O atual papa agilizou a punição e demissão de padres faltosos. No último ano de João Paulo 2º, um relatório da conferência episcopal norte-americana mencionava mais de 10 mil denúncias contra 4.300 padres, que em 81% dos casos fizeram como vítimas adolescentes do sexo masculino. Já sob o atual papa, escândalos eclodiam nos Estados Unidos, Canadá, Irlanda, Bélgica e Alemanha, gerando ações criminais e processos de indenização.

Nenhum vaticanista acusaria Ratzinger de omissão.

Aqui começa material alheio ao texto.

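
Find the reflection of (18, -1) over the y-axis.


Reflection across y-axis: (x, y) -> (-x, y)
(18, -1) -> (-18, -1)

(-18, -1)


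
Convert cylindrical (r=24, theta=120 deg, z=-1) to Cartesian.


x = 24 * cos(120) = -12
y = 24 * sin(120) = 20.7846
z = -1

(-12, 20.7846, -1)


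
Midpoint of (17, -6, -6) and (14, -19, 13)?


Midpoint = ((17+14)/2, (-6+-19)/2, (-6+13)/2) = (15.5, -12.5, 3.5)

(15.5, -12.5, 3.5)


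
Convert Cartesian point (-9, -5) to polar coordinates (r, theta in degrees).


r = sqrt((-9)^2 + (-5)^2) = 10.2956
theta = atan2(-5, -9) = 209.0546 degrees

r = 10.2956, theta = 209.0546 degrees


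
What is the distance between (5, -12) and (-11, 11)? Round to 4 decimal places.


d = sqrt((-11-5)^2 + (11--12)^2) = 28.0179

28.0179


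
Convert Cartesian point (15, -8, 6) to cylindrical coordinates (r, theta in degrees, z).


r = sqrt(15^2 + (-8)^2) = 17
theta = atan2(-8, 15) = 331.9275 deg
z = 6

r = 17, theta = 331.9275 deg, z = 6


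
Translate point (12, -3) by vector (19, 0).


Translation: (x+dx, y+dy) = (12+19, -3+0) = (31, -3)

(31, -3)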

O que insinuam é que o papa, quando ainda cardeal, tinha outras prioridades, sobretudo o enquadramento de teólogos e padres seduzidos pela Teologia da Libertação.

Com os casos de pedofilia nas manchetes dos jornais, suas respostas foram sempre morosas e esparsas, levando à impressão de inatividade.

Nascido em 1927 na cidade bávara de Marktl, Ratzinger foi filho de um policial bastante católico. Aos 14 anos foi inscrito na Juventude de Hitler, conforme determinava uma lei de 1939. Seus biógrafos mencionam sua reação de horror quando um primo com síndrome de Down foi preso e morto em nome da "purificação da raça".

Recrutado para os grupos de defesa antiaérea, chegou a ser prisioneiro de guerra, antes de voltar ao seminário e concluir sua formação, sendo ordenado padre em 1951.

Permaneceu poucos meses em uma paróquia. Estimulado por uma igreja que prezava quadros intelectualizados, dedicou-se à vida acadêmica e lecionou em Bonn, Tübingen e Regensburgo.

Em 1977, foi nomeado arcebispo de Munique e, depois, cardeal. Ao se tornar o 265º papa da igreja católica, aos 78 anos, já era o mais antigo cardeal da Cúria Romana, com 24 anos como auxiliar direto de seu predecessor.